Edited by Matilde Casaglia, Art Editor – email@example.com
Photos by Jessie Thatcher thatcherjessie.tumblr.com
Jessie Thatcher is a photographer with a passion for abstraction and complexity. Her artworks are the result of a compounded deconstruction which aims at a re-photography that creates movements and possibilities. The artist studied in California (Sierra College, UC Berkeley and Mills College), where she still lives.
Viewing the images of the Close Series invites and fascinates depicting and guessing what it is. The artist explains: “As a viewer, I want to struggle at what I am seeing. ” Her work is not focused on minimalism, she struggles to recreate a mixture of photography and abstract art in order to stress a minimal-perfectionist quality.

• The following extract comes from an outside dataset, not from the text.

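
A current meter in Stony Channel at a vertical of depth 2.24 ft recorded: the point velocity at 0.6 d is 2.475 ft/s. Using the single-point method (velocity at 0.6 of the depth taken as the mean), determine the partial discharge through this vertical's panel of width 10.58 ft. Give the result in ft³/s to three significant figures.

v̄ = v₀.₆ = 2.475 ft/s
q = v̄ × d × w = 2.475 × 2.24 × 10.58 = 58.66 ft³/s

58.7 ft³/s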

All of the images differ slightly in tone, as a result of the elaborate process which is intended to achieve complexity. Jessie Thatcher uses a particular technique to produce her artworks: scan, print, grid, dissect, arrange, scan, dissect, photograph, print. “In this process, I don’t color correct and I allow the camera to pick up whatever discoloration occurs at the time; there is a great level of chance at play.” The artist leaves the control to the discoloration, until when she has to arrange the imagery. At this point she has to put her hands on it. But she is not looking for corrections. “My photographic work is kind of a revolt against the traditional approaches to photography. This series is similar in response to the post-modernists in the 80’s about what is original? In this series, I wanted to achieve a complexity at viewing an image and reproducing an image and allowing whatever imperfections take place during this process.”
The artist wants to make the viewers integrate and blend the role of memory in their daily intake imagery. She is asking us to look at an image in more complex terms.